В лавке не нашлось лампы за такую цену. Дитте не предвидела этого; ей казалось, что за двадцать пять эре можно приобрести решительно все. Пораздумав, как же теперь быть, она купила за восемь скиллингов глиняный ночной горшок с ручкой, а на всю сдачу леденцов.
Когда Дитте вернулась домой, малыши уже спали. Она зажгла фонарь и принялась обрывать сухие листья с березовых веток, из которых надо было вязать веники. Как ни устала девочка за этот богатый событиями день, сидеть сложа руки она не могла. Однако сильный запах березы одурманил ее, и она уснула за работой. Так и застали ее родители.
Острый глаз Сэрине сразу приметил что-то неладное.
— Зачем ты зажгла фонарь? — спросила она, расстегивая пальто.
Пришлось Дитте все рассказать.
— Но я купила… — быстро добавила она.
— Лампу? Где же она? — Мать оглядела комнату.
— Нет… лампы за двадцать пять эре не нашлось. Но я вот что купила… — Дитте опустилась на колени и вытащила из-под кровати родителей свою покупку.
— Да ты прямо молодец! — весело сказал Ларс Петер, поднимая ее с полу. — Как раз этого нам всего больше и не хватало в доме.
Но Сэрине уже завладела посудиной. Разумеется, глупо швырять деньги на такую ерунду, но, раз покупка сделана, она во всяком случае пригодится на кухне. У Сэрине часто не хватало крынок. А что касается другой надобности, то все отлично могут по-прежнему ходить во двор.

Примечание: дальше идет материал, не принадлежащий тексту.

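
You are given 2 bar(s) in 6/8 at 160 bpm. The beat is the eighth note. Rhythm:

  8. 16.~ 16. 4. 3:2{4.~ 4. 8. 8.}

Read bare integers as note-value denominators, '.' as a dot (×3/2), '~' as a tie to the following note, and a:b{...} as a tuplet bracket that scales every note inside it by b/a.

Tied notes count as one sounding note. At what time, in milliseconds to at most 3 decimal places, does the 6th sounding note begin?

1. 0.0ms @ 0 + 562.5ms (3/2)
2. 562.5ms @ 3/2 + 562.5ms (3/2)
3. 1125.0ms @ 3 + 1125.0ms (3)
4. 2250.0ms @ 6 + 1500.0ms (4)
5. 3750.0ms @ 10 + 375.0ms (1)
6. 4125.0ms @ 11 + 375.0ms (1)

note 6 onset = 11b = 4125.0ms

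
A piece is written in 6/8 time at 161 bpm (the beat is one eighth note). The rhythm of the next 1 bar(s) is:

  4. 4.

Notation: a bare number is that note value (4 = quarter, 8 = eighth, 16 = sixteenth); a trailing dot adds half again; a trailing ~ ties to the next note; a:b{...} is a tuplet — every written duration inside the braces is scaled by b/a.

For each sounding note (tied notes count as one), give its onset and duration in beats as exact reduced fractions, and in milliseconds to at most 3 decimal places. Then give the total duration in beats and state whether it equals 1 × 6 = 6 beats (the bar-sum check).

1) 0.0ms=0b +1118.012ms=3b
2) 1118.012ms=3b +1118.012ms=3b
Σ=6b of 6 (161bpm 6/8) — PASS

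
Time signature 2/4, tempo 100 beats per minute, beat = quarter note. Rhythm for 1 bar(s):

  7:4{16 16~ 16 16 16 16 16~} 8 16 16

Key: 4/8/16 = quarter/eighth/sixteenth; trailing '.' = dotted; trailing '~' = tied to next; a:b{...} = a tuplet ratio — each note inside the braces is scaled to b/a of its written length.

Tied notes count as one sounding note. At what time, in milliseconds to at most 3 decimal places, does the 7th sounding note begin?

note 7 onset = 3/2b = 900.0ms

1. 0.0ms @ 0 + 85.714ms (1/7)
2. 85.714ms @ 1/7 + 171.429ms (2/7)
3. 257.143ms @ 3/7 + 85.714ms (1/7)
4. 342.857ms @ 4/7 + 85.714ms (1/7)
5. 428.571ms @ 5/7 + 85.714ms (1/7)
6. 514.286ms @ 6/7 + 385.714ms (9/14)
7. 900.0ms @ 3/2 + 150.0ms (1/4)
8. 1050.0ms @ 7/4 + 150.0ms (1/4)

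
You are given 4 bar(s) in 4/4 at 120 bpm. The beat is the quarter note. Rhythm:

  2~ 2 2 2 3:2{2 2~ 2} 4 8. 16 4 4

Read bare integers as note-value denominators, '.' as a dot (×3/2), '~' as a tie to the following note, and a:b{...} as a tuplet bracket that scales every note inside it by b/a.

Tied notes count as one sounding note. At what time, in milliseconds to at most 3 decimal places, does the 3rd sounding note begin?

note 3 onset = 6b = 3000.0ms

1. 0.0ms @ 0 + 2000.0ms (4)
2. 2000.0ms @ 4 + 1000.0ms (2)
3. 3000.0ms @ 6 + 1000.0ms (2)
4. 4000.0ms @ 8 + 666.667ms (4/3)
5. 4666.667ms @ 28/3 + 1333.333ms (8/3)
6. 6000.0ms @ 12 + 500.0ms (1)
7. 6500.0ms @ 13 + 375.0ms (3/4)
8. 6875.0ms @ 55/4 + 125.0ms (1/4)
9. 7000.0ms @ 14 + 500.0ms (1)
10. 7500.0ms @ 15 + 500.0ms (1)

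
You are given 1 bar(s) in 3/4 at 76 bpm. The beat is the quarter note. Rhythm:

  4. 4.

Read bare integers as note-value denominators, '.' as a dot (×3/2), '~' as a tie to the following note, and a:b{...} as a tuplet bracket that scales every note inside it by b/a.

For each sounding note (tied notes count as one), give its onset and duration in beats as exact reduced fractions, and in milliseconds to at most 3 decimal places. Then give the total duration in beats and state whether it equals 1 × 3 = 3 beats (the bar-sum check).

1) 0.0ms=0b +1184.211ms=3/2b
2) 1184.211ms=3/2b +1184.211ms=3/2b
Σ=3b of 3 (76bpm 3/4) — PASS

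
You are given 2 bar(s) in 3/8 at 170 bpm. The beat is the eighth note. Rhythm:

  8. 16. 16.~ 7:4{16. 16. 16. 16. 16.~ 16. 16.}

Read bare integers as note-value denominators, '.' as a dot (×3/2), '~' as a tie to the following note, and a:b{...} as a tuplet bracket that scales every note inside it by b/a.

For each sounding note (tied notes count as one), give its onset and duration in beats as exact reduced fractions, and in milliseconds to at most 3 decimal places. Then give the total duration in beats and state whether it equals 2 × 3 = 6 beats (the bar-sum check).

1) 0.0ms=0b +529.412ms=3/2b
2) 529.412ms=3/2b +264.706ms=3/4b
3) 794.118ms=9/4b +415.966ms=33/28b
4) 1210.084ms=24/7b +151.261ms=3/7b
5) 1361.345ms=27/7b +151.261ms=3/7b
6) 1512.605ms=30/7b +151.261ms=3/7b
7) 1663.866ms=33/7b +302.521ms=6/7b
8) 1966.387ms=39/7b +151.261ms=3/7b
Σ=6b of 6 (170bpm 3/8) — PASS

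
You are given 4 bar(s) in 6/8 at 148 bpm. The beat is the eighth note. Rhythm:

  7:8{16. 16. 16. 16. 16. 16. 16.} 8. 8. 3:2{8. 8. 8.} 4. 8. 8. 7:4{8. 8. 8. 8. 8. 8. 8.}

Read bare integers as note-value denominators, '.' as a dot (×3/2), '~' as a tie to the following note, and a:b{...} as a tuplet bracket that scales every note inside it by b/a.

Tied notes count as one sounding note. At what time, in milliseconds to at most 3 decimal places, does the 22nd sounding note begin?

1. 0.0ms @ 0 + 347.49ms (6/7)
2. 347.49ms @ 6/7 + 347.49ms (6/7)
3. 694.981ms @ 12/7 + 347.49ms (6/7)
4. 1042.471ms @ 18/7 + 347.49ms (6/7)
5. 1389.961ms @ 24/7 + 347.49ms (6/7)
6. 1737.452ms @ 30/7 + 347.49ms (6/7)
7. 2084.942ms @ 36/7 + 347.49ms (6/7)
8. 2432.432ms @ 6 + 608.108ms (3/2)
9. 3040.541ms @ 15/2 + 608.108ms (3/2)
10. 3648.649ms @ 9 + 405.405ms (1)
11. 4054.054ms @ 10 + 405.405ms (1)
12. 4459.459ms @ 11 + 405.405ms (1)
13. 4864.865ms @ 12 + 1216.216ms (3)
14. 6081.081ms @ 15 + 608.108ms (3/2)
15. 6689.189ms @ 33/2 + 608.108ms (3/2)
16. 7297.297ms @ 18 + 347.49ms (6/7)
17. 7644.788ms @ 132/7 + 347.49ms (6/7)
18. 7992.278ms @ 138/7 + 347.49ms (6/7)
19. 8339.768ms @ 144/7 + 347.49ms (6/7)
20. 8687.259ms @ 150/7 + 347.49ms (6/7)
21. 9034.749ms @ 156/7 + 347.49ms (6/7)
22. 9382.239ms @ 162/7 + 347.49ms (6/7)

note 22 onset = 162/7b = 9382.239ms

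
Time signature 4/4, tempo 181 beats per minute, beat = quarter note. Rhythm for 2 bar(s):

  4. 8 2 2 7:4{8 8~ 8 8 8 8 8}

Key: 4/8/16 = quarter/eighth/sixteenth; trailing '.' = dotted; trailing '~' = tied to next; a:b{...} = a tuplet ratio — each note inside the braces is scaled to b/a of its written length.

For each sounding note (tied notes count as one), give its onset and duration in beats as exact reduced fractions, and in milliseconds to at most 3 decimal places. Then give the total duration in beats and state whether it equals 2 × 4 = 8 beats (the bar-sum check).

1) 0.0ms=0b +497.238ms=3/2b
2) 497.238ms=3/2b +165.746ms=1/2b
3) 662.983ms=2b +662.983ms=2b
4) 1325.967ms=4b +662.983ms=2b
5) 1988.95ms=6b +94.712ms=2/7b
6) 2083.662ms=44/7b +189.424ms=4/7b
7) 2273.086ms=48/7b +94.712ms=2/7b
8) 2367.798ms=50/7b +94.712ms=2/7b
9) 2462.51ms=52/7b +94.712ms=2/7b
10) 2557.222ms=54/7b +94.712ms=2/7b
Σ=8b of 8 (181bpm 4/4) — PASS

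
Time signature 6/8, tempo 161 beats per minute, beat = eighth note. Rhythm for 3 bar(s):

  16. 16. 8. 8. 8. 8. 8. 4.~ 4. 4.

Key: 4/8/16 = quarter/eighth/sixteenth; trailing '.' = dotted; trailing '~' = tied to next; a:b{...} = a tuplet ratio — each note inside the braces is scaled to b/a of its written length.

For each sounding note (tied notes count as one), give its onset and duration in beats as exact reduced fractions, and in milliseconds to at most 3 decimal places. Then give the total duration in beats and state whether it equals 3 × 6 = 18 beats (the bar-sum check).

1) 0.0ms=0b +279.503ms=3/4b
2) 279.503ms=3/4b +279.503ms=3/4b
3) 559.006ms=3/2b +559.006ms=3/2b
4) 1118.012ms=3b +559.006ms=3/2b
5) 1677.019ms=9/2b +559.006ms=3/2b
6) 2236.025ms=6b +559.006ms=3/2b
7) 2795.031ms=15/2b +559.006ms=3/2b
8) 3354.037ms=9b +2236.025ms=6b
9) 5590.062ms=15b +1118.012ms=3b
Σ=18b of 18 (161bpm 6/8) — PASS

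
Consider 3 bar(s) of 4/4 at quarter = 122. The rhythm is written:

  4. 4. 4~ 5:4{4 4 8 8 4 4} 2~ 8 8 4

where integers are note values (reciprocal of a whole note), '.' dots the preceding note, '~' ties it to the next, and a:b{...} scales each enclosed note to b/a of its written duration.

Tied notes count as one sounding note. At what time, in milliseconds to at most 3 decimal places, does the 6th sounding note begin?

note 6 onset = 6b = 2950.82ms

1. 0.0ms @ 0 + 737.705ms (3/2)
2. 737.705ms @ 3/2 + 737.705ms (3/2)
3. 1475.41ms @ 3 + 885.246ms (9/5)
4. 2360.656ms @ 24/5 + 393.443ms (4/5)
5. 2754.098ms @ 28/5 + 196.721ms (2/5)
6. 2950.82ms @ 6 + 196.721ms (2/5)
7. 3147.541ms @ 32/5 + 393.443ms (4/5)
8. 3540.984ms @ 36/5 + 393.443ms (4/5)
9. 3934.426ms @ 8 + 1229.508ms (5/2)
10. 5163.934ms @ 21/2 + 245.902ms (1/2)
11. 5409.836ms @ 11 + 491.803ms (1)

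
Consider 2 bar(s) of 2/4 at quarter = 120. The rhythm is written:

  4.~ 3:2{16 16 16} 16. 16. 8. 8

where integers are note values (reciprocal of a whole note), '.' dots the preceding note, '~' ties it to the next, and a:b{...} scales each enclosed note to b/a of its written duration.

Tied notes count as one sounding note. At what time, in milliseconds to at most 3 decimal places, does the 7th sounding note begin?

note 7 onset = 7/2b = 1750.0ms

1. 0.0ms @ 0 + 833.333ms (5/3)
2. 833.333ms @ 5/3 + 83.333ms (1/6)
3. 916.667ms @ 11/6 + 83.333ms (1/6)
4. 1000.0ms @ 2 + 187.5ms (3/8)
5. 1187.5ms @ 19/8 + 187.5ms (3/8)
6. 1375.0ms @ 11/4 + 375.0ms (3/4)
7. 1750.0ms @ 7/2 + 250.0ms (1/2)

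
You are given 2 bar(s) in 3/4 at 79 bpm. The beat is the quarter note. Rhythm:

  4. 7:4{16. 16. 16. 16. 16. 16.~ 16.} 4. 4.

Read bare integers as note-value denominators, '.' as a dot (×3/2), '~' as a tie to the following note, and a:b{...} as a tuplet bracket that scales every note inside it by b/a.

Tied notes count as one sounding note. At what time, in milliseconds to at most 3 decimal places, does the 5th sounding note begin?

1. 0.0ms @ 0 + 1139.241ms (3/2)
2. 1139.241ms @ 3/2 + 162.749ms (3/14)
3. 1301.989ms @ 12/7 + 162.749ms (3/14)
4. 1464.738ms @ 27/14 + 162.749ms (3/14)
5. 1627.486ms @ 15/7 + 162.749ms (3/14)
6. 1790.235ms @ 33/14 + 162.749ms (3/14)
7. 1952.984ms @ 18/7 + 325.497ms (3/7)
8. 2278.481ms @ 3 + 1139.241ms (3/2)
9. 3417.722ms @ 9/2 + 1139.241ms (3/2)

note 5 onset = 15/7b = 1627.486ms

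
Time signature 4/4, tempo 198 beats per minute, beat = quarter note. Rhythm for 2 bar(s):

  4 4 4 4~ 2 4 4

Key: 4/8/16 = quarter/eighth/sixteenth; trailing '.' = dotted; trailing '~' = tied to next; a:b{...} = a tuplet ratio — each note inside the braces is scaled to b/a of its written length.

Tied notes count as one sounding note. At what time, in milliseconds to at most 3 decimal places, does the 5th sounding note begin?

1. 0.0ms @ 0 + 303.03ms (1)
2. 303.03ms @ 1 + 303.03ms (1)
3. 606.061ms @ 2 + 303.03ms (1)
4. 909.091ms @ 3 + 909.091ms (3)
5. 1818.182ms @ 6 + 303.03ms (1)
6. 2121.212ms @ 7 + 303.03ms (1)

note 5 onset = 6b = 1818.182ms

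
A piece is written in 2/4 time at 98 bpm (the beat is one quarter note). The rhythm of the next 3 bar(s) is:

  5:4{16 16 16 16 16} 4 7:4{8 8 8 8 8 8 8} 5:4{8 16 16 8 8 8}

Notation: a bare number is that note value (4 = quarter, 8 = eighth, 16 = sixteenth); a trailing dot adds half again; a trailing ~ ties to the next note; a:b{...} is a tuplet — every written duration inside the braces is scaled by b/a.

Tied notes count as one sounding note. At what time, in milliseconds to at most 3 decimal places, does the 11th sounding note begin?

1. 0.0ms @ 0 + 122.449ms (1/5)
2. 122.449ms @ 1/5 + 122.449ms (1/5)
3. 244.898ms @ 2/5 + 122.449ms (1/5)
4. 367.347ms @ 3/5 + 122.449ms (1/5)
5. 489.796ms @ 4/5 + 122.449ms (1/5)
6. 612.245ms @ 1 + 612.245ms (1)
7. 1224.49ms @ 2 + 174.927ms (2/7)
8. 1399.417ms @ 16/7 + 174.927ms (2/7)
9. 1574.344ms @ 18/7 + 174.927ms (2/7)
10. 1749.271ms @ 20/7 + 174.927ms (2/7)
11. 1924.198ms @ 22/7 + 174.927ms (2/7)
12. 2099.125ms @ 24/7 + 174.927ms (2/7)
13. 2274.052ms @ 26/7 + 174.927ms (2/7)
14. 2448.98ms @ 4 + 244.898ms (2/5)
15. 2693.878ms @ 22/5 + 122.449ms (1/5)
16. 2816.327ms @ 23/5 + 122.449ms (1/5)
17. 2938.776ms @ 24/5 + 244.898ms (2/5)
18. 3183.673ms @ 26/5 + 244.898ms (2/5)
19. 3428.571ms @ 28/5 + 244.898ms (2/5)

note 11 onset = 22/7b = 1924.198ms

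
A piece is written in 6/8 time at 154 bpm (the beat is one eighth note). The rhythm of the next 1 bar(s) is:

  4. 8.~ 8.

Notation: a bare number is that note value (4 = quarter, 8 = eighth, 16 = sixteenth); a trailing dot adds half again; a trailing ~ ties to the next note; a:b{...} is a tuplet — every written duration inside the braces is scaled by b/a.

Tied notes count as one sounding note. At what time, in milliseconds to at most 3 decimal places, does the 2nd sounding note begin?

1. 0.0ms @ 0 + 1168.831ms (3)
2. 1168.831ms @ 3 + 1168.831ms (3)

note 2 onset = 3b = 1168.831ms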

— Маме, видишь ли, нужна миска для супа, — шепнул отец Дитте, когда Сэрине вышла с посудиной в кухню.
Но Дитте было не до смеху, — она по опыту знала, что мать не так-то скоро угомонится.
Через минуту Сэрине действительно стояла в дверях.
— А кто позволил тебе покупать в долг? — спросила она.
— Я купила на свои собственные деньги — тихо ответила Дитте.
— На собственные?.. — начался форменный допрос, которому конца не предвиделось.
Пришлось вмешаться Ларсу Петеру.
В комнате было холодно, и они рано легли спать. Дитте забыла протопить.
— У нее и без того были полны руки дела, — примиряюще сказал отец.
И Сэрине промолчала, — она была не из тех, кто ворчит, когда удается хотя бы немного сэкономить.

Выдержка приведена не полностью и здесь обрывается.